Étrangement, alors que ces publicités, qui sont un concentré de stéréotypes, par le vocabulaire, les sons et les images utilisés, influencent les représentations qu’ont les enfants des différences entre masculin et féminin, elles ne sont encadrées par aucune réglementation en Europe, à l’exception de la Suède. Elles interrompent en revanche très fréquemment les programmes matinaux destinés aux enfants.
Les publicités pour enfants ne sont pas les seules à camper des personnages stéréotypés. Les pubs qui vantent les mérites de produits de consommation que tout un chacun pourrait vouloir acheter ne réservent pas les mêmes rôles aux acteurs filles et garçons: les filles sont confinées à l’intérieur, elles exécutent souvent des activités qui touchent à l’univers dit féminin, c’est-à-dire qu’elles peuvent aider à préparer à manger, tandis que les garçons sont davantage présentés à l’extérieur et affichent un haut niveau d’activités.
Que faire?
Que faire face à ce déferlement télévisé de clichés? Interdire la télévision à son enfant ne semble pas la solution optimale, ne serait-ce que parce que cela crée de la frustration et donnera encore davantage de force et d’impact aux publicités lorsque l’enfant y aura accès de manière détournée, par le biais d’internet ou chez les copains et copines. Il est toutefois possible, en tant que parent, de faire en sorte que l’influence de ces pubs soit réduite.
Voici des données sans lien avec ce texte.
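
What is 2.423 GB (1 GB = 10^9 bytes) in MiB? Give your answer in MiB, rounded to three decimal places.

2,310.753 MiB

2.423 GB = 2.423 × 10^9 bytes = 2,423,000,000 bytes
1 MiB = 1,048,576 bytes
2,423,000,000 / 1,048,576 = 2,310.753 MiB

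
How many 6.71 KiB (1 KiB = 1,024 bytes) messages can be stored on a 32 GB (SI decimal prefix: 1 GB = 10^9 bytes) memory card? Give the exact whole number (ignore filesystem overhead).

4,657,228

Capacity: 32 GB = 32,000,000,000 bytes
Per item: 6.71 KiB = 6,871.04 bytes
⌊32,000,000,000 / 6,871.04⌋ = 4,657,228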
Les adultes peuvent ainsi proposer à leurs enfants d’autres modèles que celui de la petite fille qui joue à maquiller une tête à coiffer et du garçon qui s’amuse avec un pistolet laser, par le biais d’albums illustrés ou de dessins animés où filles et garçons ne tiennent pas un rôle stéréotypé. En effet, lorsqu’ils sont jeunes, les enfants vont inconsciemment associer à leur sexe et au sexe opposé les représentations majoritaires, celles qui sont quantitativement le plus évoquées, que ce soit à la télé ou dans les catalogues de jouet. Leur ouvrir les modèles du genre, porter à leur connaissance des «contre-modèles», en leur faisant par exemple visionner les dessins animés Mulan ou Rebelle, ou les films Billy Eliot ou Tomboy pour les plus grands, est une façon d’abattre les normes stéréotypées et de leur permettre d’associer leur propre sexe à un large éventail d’activités.
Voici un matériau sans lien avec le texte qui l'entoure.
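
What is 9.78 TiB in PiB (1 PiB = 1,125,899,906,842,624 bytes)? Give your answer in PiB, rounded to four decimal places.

9.78 TiB × 1,099,511,627,776 bytes/TiB = 10,753,223,719,649.28 bytes
1 PiB = 2^50 bytes = 1,125,899,906,842,624 bytes
10,753,223,719,649.28 / 1,125,899,906,842,624 = 0.0096 PiB

0.0096 PiB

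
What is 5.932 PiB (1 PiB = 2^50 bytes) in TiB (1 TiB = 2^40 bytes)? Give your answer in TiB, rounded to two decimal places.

6,074.37 TiB

5.932 PiB = 5.932 × 2^50 bytes = 6,678,838,247,390,445.568 bytes
1 TiB = 2^40 bytes = 1,099,511,627,776 bytes
6,678,838,247,390,445.568 / 1,099,511,627,776 = 6,074.37 TiB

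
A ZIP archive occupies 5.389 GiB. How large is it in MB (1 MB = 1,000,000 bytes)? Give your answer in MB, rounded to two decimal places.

5,786.39 MB

5.389 GiB × 1,073,741,824 bytes/GiB = 5,786,394,689.536 bytes
1 MB = 10^6 bytes = 1,000,000 bytes
5,786,394,689.536 / 1,000,000 = 5,786.39 MB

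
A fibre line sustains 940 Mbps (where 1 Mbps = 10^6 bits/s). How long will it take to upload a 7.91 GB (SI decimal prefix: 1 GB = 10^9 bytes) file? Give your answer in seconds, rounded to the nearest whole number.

67 seconds

7.91 GB = 7,910,000,000 bytes = 63,280,000,000 bits
940 Mbps = 940,000,000 bits/s
time = 63,280,000,000 / 940,000,000 = 67 s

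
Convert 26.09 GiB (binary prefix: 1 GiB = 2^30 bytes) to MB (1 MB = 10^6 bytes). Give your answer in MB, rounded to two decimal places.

28,013.92 MB

26.09 GiB × 1,073,741,824 bytes/GiB = 28,013,924,188.16 bytes
1 MB = 1,000,000 bytes
28,013,924,188.16 / 1,000,000 = 28,013.92 MB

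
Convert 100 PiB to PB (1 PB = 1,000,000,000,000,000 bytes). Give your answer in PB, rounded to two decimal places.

112.59 PB

100 PiB = 100 × 2^50 bytes = 112,589,990,684,262,400 bytes
1 PB = 1,000,000,000,000,000 bytes
112,589,990,684,262,400 / 1,000,000,000,000,000 = 112.59 PB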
Autre possibilité: se servir d’histoires qui problématisent la question du genre. La petite histoire Max embête les filles fait partie de ces ouvrages qui, parce qu’ils questionnent la question de l’égalité entre filles et garçons, permettent d’ouvrir la discussion sur les étiquettes sexuées. Et bien d’autres titres sont disponibles sur le marché: Mademoiselle Zazie a-t-elle un zizi? Quatre poules et un coq ou encore Marre du rose.
Il est également envisageable d’avoir avec son enfant, lorsqu’il a 5-6 ans, une conversation sur ces publicités. On peut le faire jouer au détective, lui demander de décortiquer les représentations du féminin et du masculin que ces publicités transmettent, ce que les couleurs, les voix, les sons évoquent pour lui. Mieux vaut décrypter ces stéréotypes avec lui plutôt que les ignorer en pensant qu’éteindre le petit écran à l’heure des publicités lui évitera d’y être confronté. Donner aux enfants des instruments pour décoder les images marketing dont ils sont la cible leur permettra d’acquérir une distance critique qui leur servira lors de la diffusion des publicités sexistes – et tout au long de leur vie.